Pesquisadores do Brasil e do exterior debaterão este tema em Campos
2006-10-07
O cultivo de plantas ornamentais em sistemas agro-florestais é algo ainda raro na fazenda e até na literatura científica. Mas as possibilidades da prática da floricultura à sombra das árvores, assim como suas limitações, estarão entre os temas do VI Congresso Brasileiro de Sistemas Agro-florestais (CBSAF), que se realizará em Campos (RJ) de 23 a 27 deste mês. Um fórum especificamente dedicado a essa questão trará à cidade três pesquisadores do Instituto Agronómico de Campinas (IAC) — Carlos Eduardo Ferreira de Castro, André May e Charleston Gonçalves. A coordenação do fórum estará a cargo da professora Janie Mendes Jasmim, do Laboratório de Fitotecnia da Universidade Estadual do Norte Fluminense (Uenf).
Pela primeira vez realizado em Campos, o Congresso Brasileiro de Sistemas Agro-florestais está sendo organizado pela Uenf e promovido pela Sociedade Brasileira de Sistemas Agro-florestais. O tema central — “Sistemas Agro-florestais: bases científicas para o desenvolvimento sustentável” — será abordado por pesquisadores do Brasil e do exterior em três conferências e 24 palestras.

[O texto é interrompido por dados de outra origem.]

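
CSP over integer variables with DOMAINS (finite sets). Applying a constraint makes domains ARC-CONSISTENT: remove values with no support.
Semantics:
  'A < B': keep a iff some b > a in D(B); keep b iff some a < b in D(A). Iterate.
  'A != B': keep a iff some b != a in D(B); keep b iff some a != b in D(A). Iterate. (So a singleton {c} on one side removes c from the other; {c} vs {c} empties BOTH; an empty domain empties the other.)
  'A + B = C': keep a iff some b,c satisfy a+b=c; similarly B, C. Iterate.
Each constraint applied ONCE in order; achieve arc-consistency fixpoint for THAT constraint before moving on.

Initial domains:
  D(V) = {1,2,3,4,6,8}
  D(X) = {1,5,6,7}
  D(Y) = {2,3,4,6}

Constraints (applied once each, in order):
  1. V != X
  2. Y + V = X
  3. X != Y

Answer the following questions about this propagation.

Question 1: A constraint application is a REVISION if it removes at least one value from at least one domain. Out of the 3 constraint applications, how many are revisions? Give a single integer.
Answer: 1

Derivation:
Constraint 1 (V != X) on D(V)={1,2,3,4,6,8} D(X)={1,5,6,7}: no change => not a revision
Constraint 2 (Y + V = X) on D(Y)={2,3,4,6} D(V)={1,2,3,4,6,8} D(X)={1,5,6,7}: V {1,2,3,4,6,8}->{1,2,3,4}; X {1,5,6,7}->{5,6,7} => REVISION
Constraint 3 (X != Y) on D(X)={5,6,7} D(Y)={2,3,4,6}: no change => not a revision
Total revisions = 1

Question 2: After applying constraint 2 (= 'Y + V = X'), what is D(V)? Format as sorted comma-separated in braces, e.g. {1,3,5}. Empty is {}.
Constraint 1 (V != X) on D(V)={1,2,3,4,6,8} D(X)={1,5,6,7}: no change
Constraint 2 (Y + V = X) on D(Y)={2,3,4,6} D(V)={1,2,3,4,6,8} D(X)={1,5,6,7}: V {1,2,3,4,6,8}->{1,2,3,4}; X {1,5,6,7}->{5,6,7}
So after constraint 2: D(V) = {1,2,3,4}

Answer: {1,2,3,4}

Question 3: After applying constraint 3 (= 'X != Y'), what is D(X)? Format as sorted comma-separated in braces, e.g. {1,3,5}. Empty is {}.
Answer: {5,6,7}

Derivation:
Constraint 1 (V != X) on D(V)={1,2,3,4,6,8} D(X)={1,5,6,7}: no change
Constraint 2 (Y + V = X) on D(Y)={2,3,4,6} D(V)={1,2,3,4,6,8} D(X)={1,5,6,7}: V {1,2,3,4,6,8}->{1,2,3,4}; X {1,5,6,7}->{5,6,7}
Constraint 3 (X != Y) on D(X)={5,6,7} D(Y)={2,3,4,6}: no change
So after constraint 3: D(X) = {5,6,7}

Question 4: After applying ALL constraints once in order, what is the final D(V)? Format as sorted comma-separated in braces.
Answer: {1,2,3,4}

Derivation:
Constraint 1 (V != X) on D(V)={1,2,3,4,6,8} D(X)={1,5,6,7}: no change
Constraint 2 (Y + V = X) on D(Y)={2,3,4,6} D(V)={1,2,3,4,6,8} D(X)={1,5,6,7}: V {1,2,3,4,6,8}->{1,2,3,4}; X {1,5,6,7}->{5,6,7}
Constraint 3 (X != Y) on D(X)={5,6,7} D(Y)={2,3,4,6}: no change
So after all 3 constraints: D(V) = {1,2,3,4}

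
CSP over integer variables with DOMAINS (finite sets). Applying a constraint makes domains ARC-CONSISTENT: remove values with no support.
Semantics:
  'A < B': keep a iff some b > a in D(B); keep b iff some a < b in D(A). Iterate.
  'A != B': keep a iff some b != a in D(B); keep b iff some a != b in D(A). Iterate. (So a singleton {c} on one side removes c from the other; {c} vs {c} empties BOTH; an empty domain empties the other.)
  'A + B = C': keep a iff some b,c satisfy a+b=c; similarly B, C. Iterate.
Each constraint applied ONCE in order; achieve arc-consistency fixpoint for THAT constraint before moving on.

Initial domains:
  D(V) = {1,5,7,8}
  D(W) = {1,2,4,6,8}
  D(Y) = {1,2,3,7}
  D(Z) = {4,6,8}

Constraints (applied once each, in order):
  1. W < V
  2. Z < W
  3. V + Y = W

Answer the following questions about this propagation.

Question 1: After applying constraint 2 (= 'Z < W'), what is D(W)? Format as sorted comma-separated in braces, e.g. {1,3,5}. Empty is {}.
Constraint 1 (W < V) on D(W)={1,2,4,6,8} D(V)={1,5,7,8}: W {1,2,4,6,8}->{1,2,4,6}; V {1,5,7,8}->{5,7,8}
Constraint 2 (Z < W) on D(Z)={4,6,8} D(W)={1,2,4,6}: Z {4,6,8}->{4}; W {1,2,4,6}->{6}
So after constraint 2: D(W) = {6}

Answer: {6}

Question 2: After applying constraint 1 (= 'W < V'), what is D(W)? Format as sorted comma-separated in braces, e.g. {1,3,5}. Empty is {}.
Answer: {1,2,4,6}

Derivation:
Constraint 1 (W < V) on D(W)={1,2,4,6,8} D(V)={1,5,7,8}: W {1,2,4,6,8}->{1,2,4,6}; V {1,5,7,8}->{5,7,8}
So after constraint 1: D(W) = {1,2,4,6}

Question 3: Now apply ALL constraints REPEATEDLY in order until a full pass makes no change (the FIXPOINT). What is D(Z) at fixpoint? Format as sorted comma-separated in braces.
Answer: {}

Derivation:
pass 0 (initial): D(Z)={4,6,8}
pass 1: V {1,5,7,8}->{5}; W {1,2,4,6,8}->{6}; Y {1,2,3,7}->{1}; Z {4,6,8}->{4}
pass 2: V {5}->{}; W {6}->{}; Y {1}->{}; Z {4}->{}
pass 3: no change
Fixpoint after 3 passes: D(Z) = {}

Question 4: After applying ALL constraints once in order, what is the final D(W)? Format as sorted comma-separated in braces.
Constraint 1 (W < V) on D(W)={1,2,4,6,8} D(V)={1,5,7,8}: W {1,2,4,6,8}->{1,2,4,6}; V {1,5,7,8}->{5,7,8}
Constraint 2 (Z < W) on D(Z)={4,6,8} D(W)={1,2,4,6}: Z {4,6,8}->{4}; W {1,2,4,6}->{6}
Constraint 3 (V + Y = W) on D(V)={5,7,8} D(Y)={1,2,3,7} D(W)={6}: V {5,7,8}->{5}; Y {1,2,3,7}->{1}
So after all 3 constraints: D(W) = {6}

Answer: {6}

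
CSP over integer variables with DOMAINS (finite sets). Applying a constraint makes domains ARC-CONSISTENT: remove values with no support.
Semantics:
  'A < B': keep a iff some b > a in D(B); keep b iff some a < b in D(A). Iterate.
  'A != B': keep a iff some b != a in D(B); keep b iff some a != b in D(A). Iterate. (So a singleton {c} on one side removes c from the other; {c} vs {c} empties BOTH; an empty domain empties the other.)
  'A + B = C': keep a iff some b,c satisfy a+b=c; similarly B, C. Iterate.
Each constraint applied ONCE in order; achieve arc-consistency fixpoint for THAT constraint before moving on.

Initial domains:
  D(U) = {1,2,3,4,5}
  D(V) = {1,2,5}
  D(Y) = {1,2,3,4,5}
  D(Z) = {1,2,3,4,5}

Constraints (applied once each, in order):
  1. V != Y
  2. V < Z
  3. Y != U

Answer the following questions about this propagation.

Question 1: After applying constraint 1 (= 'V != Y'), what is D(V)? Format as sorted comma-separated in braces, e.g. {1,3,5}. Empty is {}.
Answer: {1,2,5}

Derivation:
Constraint 1 (V != Y) on D(V)={1,2,5} D(Y)={1,2,3,4,5}: no change
So after constraint 1: D(V) = {1,2,5}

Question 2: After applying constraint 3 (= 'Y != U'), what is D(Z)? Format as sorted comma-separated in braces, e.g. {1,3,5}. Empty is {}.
Constraint 1 (V != Y) on D(V)={1,2,5} D(Y)={1,2,3,4,5}: no change
Constraint 2 (V < Z) on D(V)={1,2,5} D(Z)={1,2,3,4,5}: V {1,2,5}->{1,2}; Z {1,2,3,4,5}->{2,3,4,5}
Constraint 3 (Y != U) on D(Y)={1,2,3,4,5} D(U)={1,2,3,4,5}: no change
So after constraint 3: D(Z) = {2,3,4,5}

Answer: {2,3,4,5}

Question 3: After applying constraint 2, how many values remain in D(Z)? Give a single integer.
Constraint 1 (V != Y) on D(V)={1,2,5} D(Y)={1,2,3,4,5}: no change
Constraint 2 (V < Z) on D(V)={1,2,5} D(Z)={1,2,3,4,5}: V {1,2,5}->{1,2}; Z {1,2,3,4,5}->{2,3,4,5}
So after constraint 2: D(Z)={2,3,4,5}, size = 4

Answer: 4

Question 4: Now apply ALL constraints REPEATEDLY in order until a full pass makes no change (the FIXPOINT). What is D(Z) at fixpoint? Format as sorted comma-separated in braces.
Answer: {2,3,4,5}

Derivation:
pass 0 (initial): D(Z)={1,2,3,4,5}
pass 1: V {1,2,5}->{1,2}; Z {1,2,3,4,5}->{2,3,4,5}
pass 2: no change
Fixpoint after 2 passes: D(Z) = {2,3,4,5}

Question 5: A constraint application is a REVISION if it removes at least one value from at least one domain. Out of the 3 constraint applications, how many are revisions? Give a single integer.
Answer: 1

Derivation:
Constraint 1 (V != Y) on D(V)={1,2,5} D(Y)={1,2,3,4,5}: no change => not a revision
Constraint 2 (V < Z) on D(V)={1,2,5} D(Z)={1,2,3,4,5}: V {1,2,5}->{1,2}; Z {1,2,3,4,5}->{2,3,4,5} => REVISION
Constraint 3 (Y != U) on D(Y)={1,2,3,4,5} D(U)={1,2,3,4,5}: no change => not a revision
Total revisions = 1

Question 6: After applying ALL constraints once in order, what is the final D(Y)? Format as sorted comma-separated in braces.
Constraint 1 (V != Y) on D(V)={1,2,5} D(Y)={1,2,3,4,5}: no change
Constraint 2 (V < Z) on D(V)={1,2,5} D(Z)={1,2,3,4,5}: V {1,2,5}->{1,2}; Z {1,2,3,4,5}->{2,3,4,5}
Constraint 3 (Y != U) on D(Y)={1,2,3,4,5} D(U)={1,2,3,4,5}: no change
So after all 3 constraints: D(Y) = {1,2,3,4,5}

Answer: {1,2,3,4,5}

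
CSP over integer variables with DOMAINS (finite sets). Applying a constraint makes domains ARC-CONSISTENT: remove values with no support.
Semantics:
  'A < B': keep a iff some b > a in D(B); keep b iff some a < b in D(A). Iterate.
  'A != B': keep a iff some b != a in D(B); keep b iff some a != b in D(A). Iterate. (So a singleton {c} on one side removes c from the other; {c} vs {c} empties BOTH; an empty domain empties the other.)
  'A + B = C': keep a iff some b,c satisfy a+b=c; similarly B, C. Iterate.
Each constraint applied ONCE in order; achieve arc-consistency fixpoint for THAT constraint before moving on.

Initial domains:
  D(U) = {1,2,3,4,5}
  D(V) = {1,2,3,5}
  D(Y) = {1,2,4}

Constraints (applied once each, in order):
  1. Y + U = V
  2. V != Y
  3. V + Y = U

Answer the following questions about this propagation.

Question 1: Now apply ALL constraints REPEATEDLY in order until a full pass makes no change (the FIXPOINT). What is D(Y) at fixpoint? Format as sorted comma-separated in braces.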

Agrónoma e especialista no cultivo tradicional de plantas ornamentais, Janie Jasmim espera que o debate durante o Congresso gire em torno das características das espécies que indiquem compatibilidade com o cultivo em áreas arborizadas. A principal é a tolerância à sombra. Outro ponto elementar é o uso de espécies com portes compatíveis. Quanto às espécies ornamentais, algumas das espécies que poderiam ser indicadas são nativas de florestas tropicais, como a helicônia (Heliconia spp), a alpínia (Alpinia spp), o bastão-do-imperador (Etlingera spp) e antúrio (Anthurium andreanum), entre muitas outras.
O ponto de equilíbrio
Um dos desafios desta nova modalidade de cultivo será dosar a combinação entre as culturas envolvidas, considerando, por exemplo, a quantidade de sombra requerida pela espécie ornamental e a oferecida pela espécie arbórea, explica Janie Jasmim. O ponto de equilíbrio está em estabelecer entre os componentes do sistema uma relação de complementaridade, e não de competição.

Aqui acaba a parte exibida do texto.